Having looked at a lot of data over the last week, my overall impression is that the "revealed preference" of American elites is for their own personal communities to grow, but at a barely perceptible rate, not more than 0.5% per year and often well under that. There are exceptions — e.g., periods of early growth in numbers — but there is little evidence that elites tolerate rapid growth in numbers for long in their own daily lives.

Shrinkage is rarer, but not unknown. For example, Mayor Billionaire Michael Bloomberg, Henry Kravis, Sean Connery, and Tom Brokaw belong to Deepdale Golf Club in New York's suburbs. But the surviving members have generally preferred to not replace old members as they died off, so by the 1990s, Deepdale was down to about ten rounds of golf per day.
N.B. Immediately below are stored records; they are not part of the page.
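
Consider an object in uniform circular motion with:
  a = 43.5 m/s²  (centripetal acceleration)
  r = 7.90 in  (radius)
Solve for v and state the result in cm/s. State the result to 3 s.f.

Rearranging: v = √(a·r).
a = 43.5 m/s²; r = 7.90 in = 0.2007 m.
v = 2.954 m/s
2.954 m/s × (1 cm/s / 0.01000 m/s) = 295.4 cm/s

295 cm/s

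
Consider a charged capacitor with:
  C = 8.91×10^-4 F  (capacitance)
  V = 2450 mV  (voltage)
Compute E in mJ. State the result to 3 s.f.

Directly: E = ½CV².
C = 8.91×10^-4 F; V = 2450 mV = 2.450 V.
E = 0.002674 J
0.002674 J × (1 mJ / 0.001000 J) = 2.674 mJ

2.67 mJ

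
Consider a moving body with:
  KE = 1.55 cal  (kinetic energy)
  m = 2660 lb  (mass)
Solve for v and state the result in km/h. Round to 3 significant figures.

Rearranging KE = ½mv² for v: v = √(2·KE/m).
KE = 1.55 cal = 6.485 J; m = 2660 lb = 1207 kg.
v = 0.1037 m/s
0.1037 m/s × (1 km/h / 0.2778 m/s) = 0.3733 km/h

0.373 km/h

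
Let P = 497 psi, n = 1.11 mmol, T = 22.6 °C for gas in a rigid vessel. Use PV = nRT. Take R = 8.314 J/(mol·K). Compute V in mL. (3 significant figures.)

From the ideal-gas law: V = nRT/P.
P = 497 psi = 3.427×10^6 Pa; n = 1.11 mmol = 0.001110 mol; T = 22.6 °C = 295.8 K; R = 8.314 J/(mol·K).
V = 7.965×10^-7 m³
7.965×10^-7 m³ × (1 mL / 1.000×10^-6 m³) = 0.7965 mL

0.796 mL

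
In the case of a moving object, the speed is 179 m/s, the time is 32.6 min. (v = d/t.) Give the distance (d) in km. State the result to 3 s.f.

Solving v = d/t for d: d = v·t.
v = 179 m/s; t = 32.6 min = 1956 s.
d = 3.501×10^5 m
3.501×10^5 m × (1 km / 1000 m) = 350.1 km

350 km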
That didn't stop Mayor Bloomberg for citing golf courses as needing illegal immigrants. From 2006:

Bloomberg: Illegal immigrants help golfers

NEW YORK, April 1 (UPI) — New York Mayor Michael Bloomberg says golf fairways would suffer if illegal immigrants were returned to their native country.

"You and I are beneficiaries of these jobs," Bloomberg told his WABC-AM radio co-host, John Gambling. "You and I both play golf; who takes care of the greens and the fairways in your golf course?"

However, Robert Heaney, general manager of Deepdale Golf Club — a Long Island course where Bloomberg often plays — told The New York Daily News that no illegal immigrants work at the club.


Here's something interesting:

In 2001, when he first ran for mayor, Mr. Bloomberg quit the Century Country Club in Purchase, which is predominately white. He maintains memberships at the Deepdale Golf Club in Manhasset, the Atlantic Golf Club in Bridgehampton, the Saint Andrews Golf Club in Hastings-on-Hudson and the Mid Ocean Club in Bermuda.


The Century Country Club is Jewish. I was under the impression that Century is the club Bill Clinton joined after his Presidency when he found out that Winged Foot and Westchester would force him to wait the usual decade or so on their waiting lists. But, I don't see evidence for that now, just a notation that Clinton now belongs to Trump National (owned by you know who).